Ondernemersfaciliteiten niet van toepassing bij ROW
Het hof oordeelt dat voor zover de man zich in hoger beroep op het, niet onderbouwde, standpunt stelt dat de leningen tot de rendementsgrondslag van box 3 behoren, wordt dit standpunt verworpen. Het standpunt van de man dat de door hem gestelde kosten in aftrek op het ROW moeten worden gebracht en dat daarbij tevens de ondernemersfaciliteiten in aanmerking moeten worden genomen, wordt eveneens verworpen. Daarvoor heeft de man geen stukken overlegd voor de onderbouwing van zijn standpunten. De inspecteur heeft bij de vaststelling van het resultaat uit overige werkzaamheden in de aanslag IB/PVV, naar het oordeel van het hof, terecht geen ondernemersfaciliteiten in aanmerking genomen. Anders dan de man meent, zijn de ondernemersfaciliteiten niet van toepassing bij de bron ROW.
Zoals de inspecteur in beroep al onderkende, brengt het toerekenen van de verhuurde woningen aan box 1 met zich mee dat de rente op de leningen aftrekbaar is, maar dat dit niet leidt tot lagere aanslagen IB/PVV en Zvw. Dit om reden dat in 2015 ten onrechte geen (hogere) stakingswinst in aanmerking is genomen. In dit verband voert de inspecteur aan dat de prijzen van de verhuurde woningen de aankoopprijzen betreffen en dat deze overeenkomen met de boekwaarden van de verhuurde woningen op de ROW-balans, omdat niet is gebleken dat de man op de verhuurde woningen heeft afgeschreven.

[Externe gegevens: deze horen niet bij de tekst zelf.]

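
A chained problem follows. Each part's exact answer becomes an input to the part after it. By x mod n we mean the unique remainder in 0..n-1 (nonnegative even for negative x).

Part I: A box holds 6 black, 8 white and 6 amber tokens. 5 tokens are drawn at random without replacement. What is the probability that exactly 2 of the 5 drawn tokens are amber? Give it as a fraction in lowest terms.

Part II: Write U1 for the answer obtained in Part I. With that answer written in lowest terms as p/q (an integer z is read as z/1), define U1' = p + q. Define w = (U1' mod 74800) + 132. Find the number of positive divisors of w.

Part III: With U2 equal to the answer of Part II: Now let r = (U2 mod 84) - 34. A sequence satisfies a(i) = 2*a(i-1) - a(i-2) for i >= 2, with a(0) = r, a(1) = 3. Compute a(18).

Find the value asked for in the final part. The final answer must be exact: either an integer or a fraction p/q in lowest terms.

598

Part I: total draws C(20,5) = 15504; favorable C(6,2)*C(14,3) = 5460; P = 455/1292; answer 455/1292
Part II: U1 = 455/1292; threaded value p + q = 1747; w = 1879; 1879 is prime, so its only divisors are 1 and 1879; count = 2; answer 2
Part III: U2 = 2; r = -32; a(2) = 2*(3) - 1*(-32) = 38; iterating: a(2)=38, a(3)=73, a(4)=108, a(5)=143, a(6)=178, a(7)=213, a(8)=248, a(9)=283, a(10)=318, a(11)=353, a(12)=388, a(13)=423, a(14)=458, a(15)=493, a(16)=528, a(17)=563, a(18)=598; answer 598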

Stille reserves verhuurde woningen overstijgen rentelast
De inspecteur becijfert de stille reserves in de verhuurde woningen op een totaalbedrag van € 215.811,- wat het verschil is tussen deze boekwaarden en de WOZ-waarden voor het jaar 2015 van de verhuurde woningen. Omdat bij het opleggen van de aanslagen IB/PVV en Zvw ten onrechte geen stakingswinst voor dat jaar in aanmerking is genomen, zijn deze stille reserves onbelast gebleven. Deze stille reserves overstijgen ruimschoots de rentelast op de leningen van tezamen € 5.229,- die in eerste instantie niet in box 1 in aftrek is toegestaan.
Het hof oordeelt dat niet in geschil is dat de panden vanaf 1 januari 2016 tot de rendementsgrondslag van box 3 behoren. Dit brengt met zich mee dat de werkzaamheden van de man in 2015 zijn gestaakt, zodat in dit jaar ten onrechte geen stakingsresultaat in aanmerking is genomen. Gelet op de niet door de man betwiste becijfering van de inspecteur van de stille reserves in de verhuurde woningen die ten onrechte onbelast zijn gebleven op een totaalbedrag van € 215.811,-, slaagt het beroep op interne compensatie.
Dat de inspecteur bij zijn berekening van de stakingswinst de door de man gestelde kosten en de ondernemersfaciliteiten ten onrechte niet in aanmerking heeft genomen, zoals de man stelt, doet hieraan niet af, naar het oordeel van het hof. De door de man gestelde kosten zijn immers niet aannemelijk gemaakt en de ondernemersfaciliteiten zijn niet van toepassing bij staking van een werkzaamheid. De slotsom is dat ook het hoger beroep ongegrond is.